Indian sport shooter (born 1990)

Junior Warrant Officer Ravi Kumar (born 1 January 1990) is an Indian sport shooter. He won the bronze medal at the 2014 Asian Games at Incheon in the men's 10m air rifle team event, along with Abhinav Bindra and Sanjeev Rajput.
At the 2018 Commonwealth Games, he won bronze medal in the men's 10 metre air rifle event. He is a Junior Commissioned Officer in Indian Air Force.

== Early life ==
Kumar was born on 1 January 1990 in Meerut, Uttar Pradesh. He is an alumnus from Delhi University, India. He is working in Indian Air Force.

== Career ==
In the year 2014, at Incheon, South Korea in the Asian games Men's 10 metre air rifle team category, Indian shooting team comprising Ravi won the team bronze medal.

In the year 2017, at the 61st National shooting championships at the National Games shooting range in Thiruvananthapuram, in the men's 10m air rifle event, Ravi Kumar of Indian Air Force won the gold medal with a national record scoring 251.2 points, breaking his own record of 225.7 points set by him few months back. Arjun Babuta came second scoring 248.9 points and Sanjeev Rajput came third with a score of 228.0 points. Ravi was an active team member of Indian Air Force team who won the team gold medal scoring a total of 1868 points, while Haryana team with 1866 points got silver medal and Punjab team won the bronze medal scoring 1644 points.

In the year 2018, ISSF World Cup in Changwon, Korea, Ravi Kumar came fourth and narrowly missed out the bronze medal in men's 10m air rifle event. He missed out the bronze medal by a mere of 0.2 points. He scored a total of 208.4 points.

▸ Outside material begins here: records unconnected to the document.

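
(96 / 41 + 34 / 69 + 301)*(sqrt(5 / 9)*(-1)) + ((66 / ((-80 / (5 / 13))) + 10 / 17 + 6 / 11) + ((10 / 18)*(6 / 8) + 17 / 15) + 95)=9467907 / 97240 - 859547*sqrt(5) / 8487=-129.10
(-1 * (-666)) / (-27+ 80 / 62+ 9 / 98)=-2023308 / 77827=-26.00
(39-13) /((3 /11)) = 286 /3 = 95.33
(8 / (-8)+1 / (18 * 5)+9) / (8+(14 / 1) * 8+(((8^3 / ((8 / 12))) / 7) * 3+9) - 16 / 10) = 5047 / 287622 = 0.02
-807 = -807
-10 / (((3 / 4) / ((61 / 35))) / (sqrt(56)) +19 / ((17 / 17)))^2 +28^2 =1324842700800 *sqrt(14) / 29562810987422449 +23176424877202876176 / 29562810987422449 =783.97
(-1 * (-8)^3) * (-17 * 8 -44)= -92160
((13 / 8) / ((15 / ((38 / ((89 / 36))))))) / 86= 741 / 38270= 0.02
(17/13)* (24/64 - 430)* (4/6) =-58429/156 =-374.54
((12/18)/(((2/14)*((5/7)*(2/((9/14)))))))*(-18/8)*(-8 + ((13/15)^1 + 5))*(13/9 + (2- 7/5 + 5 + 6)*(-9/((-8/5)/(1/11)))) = 20447/275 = 74.35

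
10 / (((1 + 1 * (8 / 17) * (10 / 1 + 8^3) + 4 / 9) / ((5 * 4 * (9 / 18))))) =3060 / 7561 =0.40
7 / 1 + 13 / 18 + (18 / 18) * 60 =1219 / 18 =67.72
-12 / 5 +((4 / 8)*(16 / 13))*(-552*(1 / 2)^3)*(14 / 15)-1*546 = -588.03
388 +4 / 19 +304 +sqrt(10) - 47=sqrt(10) +12259 / 19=648.37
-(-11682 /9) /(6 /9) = 1947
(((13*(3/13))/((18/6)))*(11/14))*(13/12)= 143/168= 0.85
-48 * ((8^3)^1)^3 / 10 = -3221225472 / 5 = -644245094.40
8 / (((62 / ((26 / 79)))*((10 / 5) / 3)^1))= 0.06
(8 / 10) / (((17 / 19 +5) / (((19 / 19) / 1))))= 19 / 140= 0.14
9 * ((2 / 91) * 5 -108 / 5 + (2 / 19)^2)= -31752342 / 164255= -193.31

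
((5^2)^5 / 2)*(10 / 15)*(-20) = -195312500 / 3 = -65104166.67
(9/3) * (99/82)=297/82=3.62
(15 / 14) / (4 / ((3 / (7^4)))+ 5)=45 / 134666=0.00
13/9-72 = -635/9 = -70.56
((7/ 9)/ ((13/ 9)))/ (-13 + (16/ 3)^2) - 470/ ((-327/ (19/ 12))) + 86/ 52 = 7027649/ 1772667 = 3.96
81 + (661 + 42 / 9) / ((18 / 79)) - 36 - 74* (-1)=3040.54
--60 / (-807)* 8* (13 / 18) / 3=-1040 / 7263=-0.14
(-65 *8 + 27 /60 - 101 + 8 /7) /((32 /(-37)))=716.19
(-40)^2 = 1600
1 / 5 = 0.20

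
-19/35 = -0.54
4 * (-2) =-8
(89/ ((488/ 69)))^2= 37711881/ 238144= 158.36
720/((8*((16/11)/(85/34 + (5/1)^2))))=27225/16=1701.56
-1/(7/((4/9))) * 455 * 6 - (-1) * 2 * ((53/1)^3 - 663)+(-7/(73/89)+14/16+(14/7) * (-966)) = 515639893/1752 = 294315.01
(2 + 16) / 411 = 6 / 137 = 0.04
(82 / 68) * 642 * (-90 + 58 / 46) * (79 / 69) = -707355493 / 8993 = -78656.23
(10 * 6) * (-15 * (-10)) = 9000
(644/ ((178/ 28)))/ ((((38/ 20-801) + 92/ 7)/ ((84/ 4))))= -2.71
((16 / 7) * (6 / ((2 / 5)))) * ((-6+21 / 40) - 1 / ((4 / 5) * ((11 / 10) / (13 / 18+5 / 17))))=-127522 / 561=-227.31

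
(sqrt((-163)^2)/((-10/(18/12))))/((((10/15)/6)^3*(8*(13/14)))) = -2495367/1040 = -2399.39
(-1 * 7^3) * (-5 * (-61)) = -104615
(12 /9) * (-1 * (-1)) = 4 /3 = 1.33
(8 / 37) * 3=24 / 37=0.65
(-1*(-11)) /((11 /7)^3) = 343 /121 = 2.83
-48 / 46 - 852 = -19620 / 23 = -853.04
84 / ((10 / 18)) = 756 / 5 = 151.20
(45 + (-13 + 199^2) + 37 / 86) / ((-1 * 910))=-97385 / 2236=-43.55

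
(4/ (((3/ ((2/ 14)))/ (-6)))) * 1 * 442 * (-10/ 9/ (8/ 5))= 22100/ 63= 350.79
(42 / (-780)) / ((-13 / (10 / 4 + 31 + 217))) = 1.04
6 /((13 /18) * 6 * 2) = 9 /13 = 0.69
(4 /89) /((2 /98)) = 196 /89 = 2.20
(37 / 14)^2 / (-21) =-1369 / 4116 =-0.33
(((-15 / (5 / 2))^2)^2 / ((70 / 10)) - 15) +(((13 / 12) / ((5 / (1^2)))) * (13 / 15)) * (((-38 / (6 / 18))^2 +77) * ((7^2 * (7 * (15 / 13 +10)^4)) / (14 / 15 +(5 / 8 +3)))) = 5550082609227089 / 1941303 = 2858947113.99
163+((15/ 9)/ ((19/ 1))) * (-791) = 5336/ 57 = 93.61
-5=-5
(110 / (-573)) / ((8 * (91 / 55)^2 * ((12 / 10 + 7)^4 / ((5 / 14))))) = -519921875 / 750863270074008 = -0.00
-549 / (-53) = 549 / 53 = 10.36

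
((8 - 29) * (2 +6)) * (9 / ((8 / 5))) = -945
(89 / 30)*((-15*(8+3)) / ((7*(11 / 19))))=-1691 / 14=-120.79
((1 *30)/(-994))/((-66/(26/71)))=0.00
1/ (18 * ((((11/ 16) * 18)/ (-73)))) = -292/ 891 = -0.33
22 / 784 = 11 / 392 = 0.03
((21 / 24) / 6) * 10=35 / 24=1.46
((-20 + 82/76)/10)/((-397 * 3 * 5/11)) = 7909/2262900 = 0.00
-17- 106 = -123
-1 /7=-0.14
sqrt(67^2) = 67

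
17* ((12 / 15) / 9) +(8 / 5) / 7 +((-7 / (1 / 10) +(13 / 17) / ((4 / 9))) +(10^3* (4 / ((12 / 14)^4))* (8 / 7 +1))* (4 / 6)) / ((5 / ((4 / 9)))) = 81258403 / 86751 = 936.69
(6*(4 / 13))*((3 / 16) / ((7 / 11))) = 99 / 182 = 0.54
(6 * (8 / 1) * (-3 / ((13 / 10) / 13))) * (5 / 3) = -2400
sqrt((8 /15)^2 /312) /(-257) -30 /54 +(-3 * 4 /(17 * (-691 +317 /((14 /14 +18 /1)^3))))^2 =-0.56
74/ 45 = 1.64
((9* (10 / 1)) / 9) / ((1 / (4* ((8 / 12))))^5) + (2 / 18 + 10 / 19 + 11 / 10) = 62339417 / 46170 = 1350.21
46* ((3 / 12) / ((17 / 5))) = 115 / 34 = 3.38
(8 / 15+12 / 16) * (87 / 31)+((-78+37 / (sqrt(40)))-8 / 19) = -881373 / 11780+37 * sqrt(10) / 20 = -68.97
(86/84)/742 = 43/31164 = 0.00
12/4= 3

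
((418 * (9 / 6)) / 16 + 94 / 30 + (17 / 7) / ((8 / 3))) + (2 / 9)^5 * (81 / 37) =653025259 / 15104880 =43.23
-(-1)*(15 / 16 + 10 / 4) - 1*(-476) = 7671 / 16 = 479.44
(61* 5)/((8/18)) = 2745/4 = 686.25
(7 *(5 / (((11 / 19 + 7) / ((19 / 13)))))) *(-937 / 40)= -158.11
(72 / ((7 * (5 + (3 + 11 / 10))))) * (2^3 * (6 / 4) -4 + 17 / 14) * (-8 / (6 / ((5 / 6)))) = -51600 / 4459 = -11.57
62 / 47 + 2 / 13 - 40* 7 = -170180 / 611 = -278.53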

The final result tally, Ravi Kumar won his first shooting World Cup medal, a bronze medal in the men's 10m Air Rifle event with a score of 226.4.

On 8 April 2018, at the Belmont Shooting Centre, 10m Air Rifle Men's Qualification, Ravi scored a total of 626.8 and came second position and qualified for the 10m Air Rifle Men's Finals. On the same day, again at the Belmont Shooting Centre, in the finals Ravi scored a total of 224.1 points and came third to win the bronze medal for the country.

At the 2018 Asian Games, he paired with Apurvi Chandela for the 10 meter air rifle mixed team event, and won a bronze medal.